This Engineering Notebook post explains why type inference (and checking) is much easier than I ever imagined.
For over a decade, I believed that (while doing type inference) everything depends on everything else. I thought inferring the types (of objects) in module A required inferring the types in all other imported modules M1, M2, etc. That's just wildly wrong!
Aha! It's dead easy to know the types of names imported from other modules!!!
- "Import" statements only give access to top-level names from other modules.
- Top-level declarations (in other modules) explicitly state the types of imported names.
Let's take a closer look. The top-level statements of any module consist only of import statements, assignment statements, and definitions of classes and functions. Annotations give us the types of names in the LHS of the assignments. The types of classes and functions are the classes and functions themselves.
The paragraph above contains some hand waving. Let's look at two difficulties:
The import graph
Imports statements create an implicit graph of import dependencies. mypy devotes considerable code to discovering strongly connected components (SCCs).
These dependencies matter because changing module A might require reanalyzing modules that import A. Otoh, changing module A only actually matters if the change involves a top-level name in A.
The dependency graph gives a new view of Leo. By design, the following are true:
- leoGlobals.py imports no Leo modules, only Python library modules.
- leoNodes.py imports only leoGlobals.py and signal_manager.py, which does not import any Leo imports.

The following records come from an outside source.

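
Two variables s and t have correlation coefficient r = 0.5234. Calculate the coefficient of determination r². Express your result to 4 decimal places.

r² = (0.5234)² = 0.2739

0.2739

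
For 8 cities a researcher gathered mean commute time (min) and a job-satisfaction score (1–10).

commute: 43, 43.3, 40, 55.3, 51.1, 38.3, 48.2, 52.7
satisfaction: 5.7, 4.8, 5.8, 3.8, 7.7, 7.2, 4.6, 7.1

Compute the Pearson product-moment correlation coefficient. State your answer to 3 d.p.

n = 8, Σx = 371.9, Σy = 46.7, Σx² = 17560.61, Σy² = 286.31, Σxy = 2160.2
nΣxy − ΣxΣy = 17281.6 − 17367.73 = -86.13
nΣx² − (Σx)² = 140484.88 − 138309.61 = 2175.27; nΣy² − (Σy)² = 2290.48 − 2180.89 = 109.59
r = -86.13 / √(2175.27 × 109.59) = -86.13 / 488.2498 ≈ -0.176

-0.176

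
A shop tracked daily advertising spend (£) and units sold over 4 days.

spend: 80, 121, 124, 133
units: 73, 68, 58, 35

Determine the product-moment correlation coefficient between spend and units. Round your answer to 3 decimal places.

-0.737

n = 4, Σx = 458, Σy = 234, Σx² = 54106, Σy² = 14542, Σxy = 25915
nΣxy − ΣxΣy = 103660 − 107172 = -3512
nΣx² − (Σx)² = 216424 − 209764 = 6660; nΣy² − (Σy)² = 58168 − 54756 = 3412
r = -3512 / √(6660 × 3412) = -3512 / 4766.9613 ≈ -0.737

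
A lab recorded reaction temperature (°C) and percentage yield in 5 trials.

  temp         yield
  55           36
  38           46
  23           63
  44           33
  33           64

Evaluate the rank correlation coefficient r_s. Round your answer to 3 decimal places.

-0.800

Rank temp: 5, 3, 1, 4, 2
Rank yield: 2, 3, 4, 1, 5
d = rank(temp) − rank(yield): 3, 0, -3, 3, -3; Σd² = 36
ρ = 1 − 6Σd² / [n(n²−1)] = 1 − 6×36 / (5×24) = 1 − 216/120 ≈ -0.800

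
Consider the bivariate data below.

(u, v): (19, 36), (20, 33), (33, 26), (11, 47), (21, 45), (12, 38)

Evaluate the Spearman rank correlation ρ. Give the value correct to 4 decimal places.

-0.6571

Rank u: 3, 4, 6, 1, 5, 2
Rank v: 3, 2, 1, 6, 5, 4
d = rank(u) − rank(v): 0, 2, 5, -5, 0, -2; Σd² = 58
ρ = 1 − 6Σd² / [n(n²−1)] = 1 − 6×58 / (6×35) = 1 − 348/210 ≈ -0.6571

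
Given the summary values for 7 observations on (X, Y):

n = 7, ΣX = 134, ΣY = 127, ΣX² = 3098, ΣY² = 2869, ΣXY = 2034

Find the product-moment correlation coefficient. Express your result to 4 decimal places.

r = (nΣXY − ΣXΣY) / √[(nΣX² − (ΣX)²)(nΣY² − (ΣY)²)]
Numerator: 7×2034 − 134×127 = -2780
Denominator: √[(21686 − 17956)(20083 − 16129)] = √[3730 × 3954] = 3840.3672
r = -2780 / 3840.3672 ≈ -0.7239

-0.7239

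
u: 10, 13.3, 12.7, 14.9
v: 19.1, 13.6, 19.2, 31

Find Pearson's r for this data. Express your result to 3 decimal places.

0.506

n = 4, Σu = 50.9, Σv = 82.9, Σu² = 660.19, Σv² = 1879.41, Σuv = 1077.62
nΣuv − ΣuΣv = 4310.48 − 4219.61 = 90.87
nΣu² − (Σu)² = 2640.76 − 2590.81 = 49.95; nΣv² − (Σv)² = 7517.64 − 6872.41 = 645.23
r = 90.87 / √(49.95 × 645.23) = 90.87 / 179.5250 ≈ 0.506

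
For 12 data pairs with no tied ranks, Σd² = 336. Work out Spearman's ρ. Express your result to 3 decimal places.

-0.175

ρ = 1 − 6Σd² / [n(n²−1)] = 1 − 6×336 / (12×143)
  = 1 − 2016/1716 = 1 − 1.1748 ≈ -0.175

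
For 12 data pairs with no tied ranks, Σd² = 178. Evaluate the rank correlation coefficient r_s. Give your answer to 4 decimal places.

ρ = 1 − 6Σd² / [n(n²−1)] = 1 − 6×178 / (12×143)
  = 1 − 1068/1716 = 1 − 0.62238 ≈ 0.3776

0.3776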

- leoCommands.py only imports leoNodes.py at the top level. Commands.__init__ imports all of Leo's sub-commanders.
These constraints (and others) ensure that Leo contains no circular import dependencies.

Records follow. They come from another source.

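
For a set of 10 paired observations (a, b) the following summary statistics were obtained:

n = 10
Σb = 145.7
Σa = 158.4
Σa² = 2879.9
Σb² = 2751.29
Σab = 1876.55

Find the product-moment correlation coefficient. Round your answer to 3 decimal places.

-0.893

r = (nΣab − ΣaΣb) / √[(nΣa² − (Σa)²)(nΣb² − (Σb)²)]
Numerator: 10×1876.55 − 158.4×145.7 = -4313.38
Denominator: √[(28799 − 25090.56)(27512.9 − 21228.49)] = √[3708.44 × 6284.41] = 4827.5623
r = -4313.38 / 4827.5623 ≈ -0.893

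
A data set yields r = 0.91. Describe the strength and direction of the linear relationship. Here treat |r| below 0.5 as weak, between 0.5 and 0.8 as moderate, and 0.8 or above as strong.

r = 0.91 > 0 so the relationship is positive.
|r| = 0.91, which falls in the strong range.

strong positive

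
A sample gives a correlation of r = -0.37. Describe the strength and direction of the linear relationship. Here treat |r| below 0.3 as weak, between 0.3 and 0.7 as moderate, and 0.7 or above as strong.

r = -0.37 < 0 so the relationship is negative.
|r| = 0.37, which falls in the moderate range.

moderate negative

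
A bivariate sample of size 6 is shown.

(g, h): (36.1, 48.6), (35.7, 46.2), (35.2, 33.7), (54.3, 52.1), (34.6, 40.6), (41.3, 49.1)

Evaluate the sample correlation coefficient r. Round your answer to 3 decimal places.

0.643

n = 6, Σg = 237.2, Σh = 270.3, Σg² = 9668.08, Σh² = 12405.67, Σgh = 10851.66
nΣgh − ΣgΣh = 65109.96 − 64115.16 = 994.8
nΣg² − (Σg)² = 58008.48 − 56263.84 = 1744.64; nΣh² − (Σh)² = 74434.02 − 73062.09 = 1371.93
r = 994.8 / √(1744.64 × 1371.93) = 994.8 / 1547.1018 ≈ 0.643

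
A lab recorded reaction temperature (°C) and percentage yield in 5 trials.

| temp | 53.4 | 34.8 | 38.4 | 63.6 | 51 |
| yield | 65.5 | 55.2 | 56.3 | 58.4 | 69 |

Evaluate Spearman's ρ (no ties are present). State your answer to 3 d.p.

0.600

Rank temp: 4, 1, 2, 5, 3
Rank yield: 4, 1, 2, 3, 5
d = rank(temp) − rank(yield): 0, 0, 0, 2, -2; Σd² = 8
ρ = 1 − 6Σd² / [n(n²−1)] = 1 − 6×8 / (5×24) = 1 − 48/120 ≈ 0.600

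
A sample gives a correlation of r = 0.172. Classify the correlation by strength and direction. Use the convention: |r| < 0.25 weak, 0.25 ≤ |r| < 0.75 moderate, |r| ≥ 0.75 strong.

r = 0.172 > 0 so the relationship is positive.
|r| = 0.172, which falls in the weak range.

weak positive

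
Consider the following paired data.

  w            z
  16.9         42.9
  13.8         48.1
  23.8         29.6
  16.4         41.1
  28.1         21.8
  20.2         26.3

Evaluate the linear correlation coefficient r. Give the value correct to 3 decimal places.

-0.922

n = 6, Σw = 119.2, Σz = 209.8, Σw² = 2509.1, Σz² = 7886.32, Σwz = 3911.15
nΣwz − ΣwΣz = 23466.9 − 25008.16 = -1541.26
nΣw² − (Σw)² = 15054.6 − 14208.64 = 845.96; nΣz² − (Σz)² = 47317.92 − 44016.04 = 3301.88
r = -1541.26 / √(845.96 × 3301.88) = -1541.26 / 1671.3044 ≈ -0.922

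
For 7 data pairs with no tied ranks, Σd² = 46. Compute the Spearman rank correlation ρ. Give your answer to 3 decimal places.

ρ = 1 − 6Σd² / [n(n²−1)] = 1 − 6×46 / (7×48)
  = 1 − 276/336 = 1 − 0.8214 ≈ 0.179

0.179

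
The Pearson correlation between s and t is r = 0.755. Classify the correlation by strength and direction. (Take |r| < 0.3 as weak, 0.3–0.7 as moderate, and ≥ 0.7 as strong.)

r = 0.755 > 0 so the relationship is positive.
|r| = 0.755, which falls in the strong range.

strong positive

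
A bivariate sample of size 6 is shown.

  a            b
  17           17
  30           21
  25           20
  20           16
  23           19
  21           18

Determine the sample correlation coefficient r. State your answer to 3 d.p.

0.902

n = 6, Σa = 136, Σb = 111, Σa² = 3184, Σb² = 2071, Σab = 2554
nΣab − ΣaΣb = 15324 − 15096 = 228
nΣa² − (Σa)² = 19104 − 18496 = 608; nΣb² − (Σb)² = 12426 − 12321 = 105
r = 228 / √(608 × 105) = 228 / 252.6658 ≈ 0.902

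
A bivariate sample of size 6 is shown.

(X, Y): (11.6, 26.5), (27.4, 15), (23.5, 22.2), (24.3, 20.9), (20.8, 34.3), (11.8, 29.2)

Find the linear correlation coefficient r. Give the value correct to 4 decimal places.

n = 6, ΣX = 119.4, ΣY = 148.1, ΣX² = 2599.94, ΣY² = 3886.03, ΣXY = 2805.97
nΣXY − ΣXΣY = 16835.82 − 17683.14 = -847.32
nΣX² − (ΣX)² = 15599.64 − 14256.36 = 1343.28; nΣY² − (ΣY)² = 23316.18 − 21933.61 = 1382.57
r = -847.32 / √(1343.28 × 1382.57) = -847.32 / 1362.7834 ≈ -0.6218

-0.6218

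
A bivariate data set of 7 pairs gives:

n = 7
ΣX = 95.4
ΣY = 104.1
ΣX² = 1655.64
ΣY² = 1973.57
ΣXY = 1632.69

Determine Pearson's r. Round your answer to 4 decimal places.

0.5502

r = (nΣXY − ΣXΣY) / √[(nΣX² − (ΣX)²)(nΣY² − (ΣY)²)]
Numerator: 7×1632.69 − 95.4×104.1 = 1497.69
Denominator: √[(11589.48 − 9101.16)(13814.99 − 10836.81)] = √[2488.32 × 2978.18] = 2722.2536
r = 1497.69 / 2722.2536 ≈ 0.5502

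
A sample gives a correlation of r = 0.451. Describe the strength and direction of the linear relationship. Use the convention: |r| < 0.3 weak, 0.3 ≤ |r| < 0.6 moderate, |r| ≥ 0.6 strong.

r = 0.451 > 0 so the relationship is positive.
|r| = 0.451, which falls in the moderate range.

moderate positive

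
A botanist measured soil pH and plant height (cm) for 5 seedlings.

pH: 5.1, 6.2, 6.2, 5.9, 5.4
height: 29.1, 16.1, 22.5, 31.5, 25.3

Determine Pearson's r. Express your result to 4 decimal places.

-0.5838

n = 5, Σx = 28.8, Σy = 124.5, Σx² = 166.86, Σy² = 3244.61, Σxy = 710.2
nΣxy − ΣxΣy = 3551 − 3585.6 = -34.6
nΣx² − (Σx)² = 834.3 − 829.44 = 4.86; nΣy² − (Σy)² = 16223.05 − 15500.25 = 722.8
r = -34.6 / √(4.86 × 722.8) = -34.6 / 59.2689 ≈ -0.5838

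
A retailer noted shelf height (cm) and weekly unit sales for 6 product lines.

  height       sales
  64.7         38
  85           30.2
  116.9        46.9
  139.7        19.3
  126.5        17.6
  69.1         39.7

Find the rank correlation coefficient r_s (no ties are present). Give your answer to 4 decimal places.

Rank height: 1, 3, 4, 6, 5, 2
Rank sales: 4, 3, 6, 2, 1, 5
d = rank(height) − rank(sales): -3, 0, -2, 4, 4, -3; Σd² = 54
ρ = 1 − 6Σd² / [n(n²−1)] = 1 − 6×54 / (6×35) = 1 − 324/210 ≈ -0.5429

-0.5429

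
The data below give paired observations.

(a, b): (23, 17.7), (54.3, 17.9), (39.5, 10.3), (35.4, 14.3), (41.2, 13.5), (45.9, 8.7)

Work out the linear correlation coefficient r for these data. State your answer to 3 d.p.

n = 6, Σa = 239.3, Σb = 82.4, Σa² = 10095.15, Σb² = 1202.22, Σab = 3247.67
nΣab − ΣaΣb = 19486.02 − 19718.32 = -232.3
nΣa² − (Σa)² = 60570.9 − 57264.49 = 3306.41; nΣb² − (Σb)² = 7213.32 − 6789.76 = 423.56
r = -232.3 / √(3306.41 × 423.56) = -232.3 / 1183.4116 ≈ -0.196

-0.196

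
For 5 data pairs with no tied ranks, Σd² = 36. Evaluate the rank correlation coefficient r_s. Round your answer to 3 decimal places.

ρ = 1 − 6Σd² / [n(n²−1)] = 1 − 6×36 / (5×24)
  = 1 − 216/120 = 1 − 1.8000 ≈ -0.800

-0.800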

In short, it's non-trivial to compute the dependency graph! A prototype might sidestep such complications--perhaps by using a hand-crafted dependency graph.
Function arguments
The only remaining difficulty involves inferring the types of function/method arguments. The Hindley-Milner so-called "algorithm" does this. This algorithm takes a context comprising the already-inferred arguments.

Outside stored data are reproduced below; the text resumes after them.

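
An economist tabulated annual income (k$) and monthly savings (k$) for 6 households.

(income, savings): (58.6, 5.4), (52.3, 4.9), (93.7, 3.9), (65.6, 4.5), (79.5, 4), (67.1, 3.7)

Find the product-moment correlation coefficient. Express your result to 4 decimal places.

n = 6, Σx = 416.8, Σy = 26.4, Σx² = 30074.96, Σy² = 118.32, Σxy = 1799.61
nΣxy − ΣxΣy = 10797.66 − 11003.52 = -205.86
nΣx² − (Σx)² = 180449.76 − 173722.24 = 6727.52; nΣy² − (Σy)² = 709.92 − 696.96 = 12.96
r = -205.86 / √(6727.52 × 12.96) = -205.86 / 295.2773 ≈ -0.6972

-0.6972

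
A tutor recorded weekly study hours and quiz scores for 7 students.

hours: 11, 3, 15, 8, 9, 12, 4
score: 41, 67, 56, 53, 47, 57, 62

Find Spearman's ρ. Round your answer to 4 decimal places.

Rank hours: 5, 1, 7, 3, 4, 6, 2
Rank score: 1, 7, 4, 3, 2, 5, 6
d = rank(hours) − rank(score): 4, -6, 3, 0, 2, 1, -4; Σd² = 82
ρ = 1 − 6Σd² / [n(n²−1)] = 1 − 6×82 / (7×48) = 1 − 492/336 ≈ -0.4643

-0.4643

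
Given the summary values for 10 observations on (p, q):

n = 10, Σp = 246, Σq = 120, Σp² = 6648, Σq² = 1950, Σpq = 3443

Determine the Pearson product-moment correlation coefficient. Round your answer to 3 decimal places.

r = (nΣpq − ΣpΣq) / √[(nΣp² − (Σp)²)(nΣq² − (Σq)²)]
Numerator: 10×3443 − 246×120 = 4910
Denominator: √[(66480 − 60516)(19500 − 14400)] = √[5964 × 5100] = 5515.1065
r = 4910 / 5515.1065 ≈ 0.890

0.890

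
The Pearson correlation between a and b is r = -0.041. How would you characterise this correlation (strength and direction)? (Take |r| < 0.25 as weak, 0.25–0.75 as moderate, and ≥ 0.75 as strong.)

r = -0.041 < 0 so the relationship is negative.
|r| = 0.041, which falls in the weak range.

weak negative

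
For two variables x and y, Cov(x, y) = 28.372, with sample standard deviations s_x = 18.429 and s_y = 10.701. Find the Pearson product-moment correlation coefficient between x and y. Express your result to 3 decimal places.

0.144

r = Cov(x,y) / (s_x · s_y) = 28.372 / (18.429 × 10.701)
  = 28.372 / 197.2087 ≈ 0.144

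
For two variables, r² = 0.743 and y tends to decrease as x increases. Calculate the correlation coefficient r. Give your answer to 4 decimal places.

|r| = √0.743 = 0.8620
The association is negative, so r = −0.8620.

-0.8620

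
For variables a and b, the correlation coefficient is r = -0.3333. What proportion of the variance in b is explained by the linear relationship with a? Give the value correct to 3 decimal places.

r² = (-0.3333)² = 0.111

0.111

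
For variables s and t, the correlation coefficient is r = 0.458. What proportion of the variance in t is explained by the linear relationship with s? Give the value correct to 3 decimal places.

0.210

r² = (0.458)² = 0.210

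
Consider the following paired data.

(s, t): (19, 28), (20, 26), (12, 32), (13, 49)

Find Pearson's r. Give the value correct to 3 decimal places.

-0.679

n = 4, Σs = 64, Σt = 135, Σs² = 1074, Σt² = 4885, Σst = 2073
nΣst − ΣsΣt = 8292 − 8640 = -348
nΣs² − (Σs)² = 4296 − 4096 = 200; nΣt² − (Σt)² = 19540 − 18225 = 1315
r = -348 / √(200 × 1315) = -348 / 512.8353 ≈ -0.679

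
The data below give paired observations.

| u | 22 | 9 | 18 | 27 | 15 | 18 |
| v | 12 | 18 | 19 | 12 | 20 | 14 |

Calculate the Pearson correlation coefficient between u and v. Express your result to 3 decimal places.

-0.744

n = 6, Σu = 109, Σv = 95, Σu² = 2167, Σv² = 1569, Σuv = 1644
nΣuv − ΣuΣv = 9864 − 10355 = -491
nΣu² − (Σu)² = 13002 − 11881 = 1121; nΣv² − (Σv)² = 9414 − 9025 = 389
r = -491 / √(1121 × 389) = -491 / 660.3552 ≈ -0.744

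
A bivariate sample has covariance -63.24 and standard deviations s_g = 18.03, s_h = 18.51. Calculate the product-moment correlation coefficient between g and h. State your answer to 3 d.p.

-0.189

r = Cov(g,h) / (s_g · s_h) = -63.24 / (18.03 × 18.51)
  = -63.24 / 333.7353 ≈ -0.189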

I don't understand all the details. Happily, the details don't matter if (as in Leo) all arguments have annotations!
Summary
Type inference and checking remain tricky. But the details involve bookkeeping, not deep theory!
The Hindley-Milner algorithm isn't needed if all arguments have annotations.
These Ahas open the door to a super-fast Leonine pylint, as I'll explain in another ENB. This Leonine pylint should be about as fast as the existing Leonine pyflakes.